Глобальное обсуждение
Недавно Эдгардо Ландер участвовал, вместе с другими левыми активистами, учёными и журналистами со всего мира, в конференции “Кризис политики и политика кризиса” (Кейптаун, Южная Африка), организованной Транснациональным институтом и Центром альтернативной информации и развития Южной Африки. На ней он делал доклад об оценке текущего состояния и альтернативах для мирового левого движения при новой глобальной конъюнктуре, и затронул, среди прочего, темы роли государства, роли “общин”, социальной базы левого движения, феминистских организаций, участия в выборах, экстрактивизма, финансовой системы. На конференции, проходившей три дня, присутствовал бывший директор национального промышленного ведомства в правительстве президента Уругвая Хосе Мухики, Себастьян Торрес. После положительной оценки деятельности правящего уругвайского Широкого Фронта, Торрес перечислил несколько уроков, которые следует извлечь из текущих событий. Один из них – “Мы думали, что имеем моральное превосходство просто потому, что находимся на левом фланге, но мы всего лишь люди, никакого морального превосходства у нас нет, и среди нас тоже может быть коррупция”. Другой – полагалось, что нужно проводить структурные реформы, что “мы против экстрактивизма”, но когда это дошло до правительства, выяснилось, что “кто-то должен платить по счетам”. “И кто будет платить за здравоохранение, за образование, за ноутбуки (План Ceibal)”? Он также коснулся проблемой отсутсвия связи между политической самоорганизацией и общественными активистами.

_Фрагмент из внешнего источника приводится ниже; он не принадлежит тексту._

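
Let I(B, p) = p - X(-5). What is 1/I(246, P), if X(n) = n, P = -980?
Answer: -1/975 ≈ -0.0010256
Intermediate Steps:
I(B, p) = 5 + p (I(B, p) = p - 1*(-5) = p + 5 = 5 + p)
1/I(246, P) = 1/(5 - 980) = 1/(-975) = -1/975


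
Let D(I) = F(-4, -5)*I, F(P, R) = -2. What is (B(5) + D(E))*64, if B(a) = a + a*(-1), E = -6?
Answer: 768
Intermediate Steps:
B(a) = 0 (B(a) = a - a = 0)
D(I) = -2*I
(B(5) + D(E))*64 = (0 - 2*(-6))*64 = (0 + 12)*64 = 12*64 = 768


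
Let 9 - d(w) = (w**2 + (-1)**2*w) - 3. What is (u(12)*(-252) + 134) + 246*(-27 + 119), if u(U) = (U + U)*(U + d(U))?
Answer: 821102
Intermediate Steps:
d(w) = 12 - w - w**2 (d(w) = 9 - ((w**2 + (-1)**2*w) - 3) = 9 - ((w**2 + 1*w) - 3) = 9 - ((w**2 + w) - 3) = 9 - ((w + w**2) - 3) = 9 - (-3 + w + w**2) = 9 + (3 - w - w**2) = 12 - w - w**2)
u(U) = 2*U*(12 - U**2) (u(U) = (U + U)*(U + (12 - U - U**2)) = (2*U)*(12 - U**2) = 2*U*(12 - U**2))
(u(12)*(-252) + 134) + 246*(-27 + 119) = ((2*12*(12 - 1*12**2))*(-252) + 134) + 246*(-27 + 119) = ((2*12*(12 - 1*144))*(-252) + 134) + 246*92 = ((2*12*(12 - 144))*(-252) + 134) + 22632 = ((2*12*(-132))*(-252) + 134) + 22632 = (-3168*(-252) + 134) + 22632 = (798336 + 134) + 22632 = 798470 + 22632 = 821102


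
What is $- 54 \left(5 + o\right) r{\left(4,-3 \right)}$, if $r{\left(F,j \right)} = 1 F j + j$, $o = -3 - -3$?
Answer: $4050$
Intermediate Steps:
$o = 0$ ($o = -3 + 3 = 0$)
$r{\left(F,j \right)} = j + F j$ ($r{\left(F,j \right)} = F j + j = j + F j$)
$- 54 \left(5 + o\right) r{\left(4,-3 \right)} = - 54 \left(5 + 0\right) \left(- 3 \left(1 + 4\right)\right) = - 54 \cdot 5 \left(\left(-3\right) 5\right) = - 54 \cdot 5 \left(-15\right) = \left(-54\right) \left(-75\right) = 4050$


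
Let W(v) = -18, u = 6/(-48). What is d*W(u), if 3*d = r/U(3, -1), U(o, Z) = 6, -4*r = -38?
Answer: -19/2 ≈ -9.5000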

Третий урок, продолжал Торрес, заключался в том, что ранее региональную интеграцию считали ключом ко всем проблемам, а в то же время в эпоху прогрессивных правительств в регионе происходил процесс фрагментации. “Мы не интегрировались, мы только заполонили всё дискуссиями о региональной интеграции”, заключил он.
[1] Чавизм – политическая идеология левого толка, на основе идей и практики Уго Чавеса (президента Венесуэлы 1999 – 201 гг.). Сочетает в себе элементы социализма, левого популизма, патриотизма, боливарионизма, а также карибской и латиноамериканской интеграции. Сторонники чавизма именуются чавистами.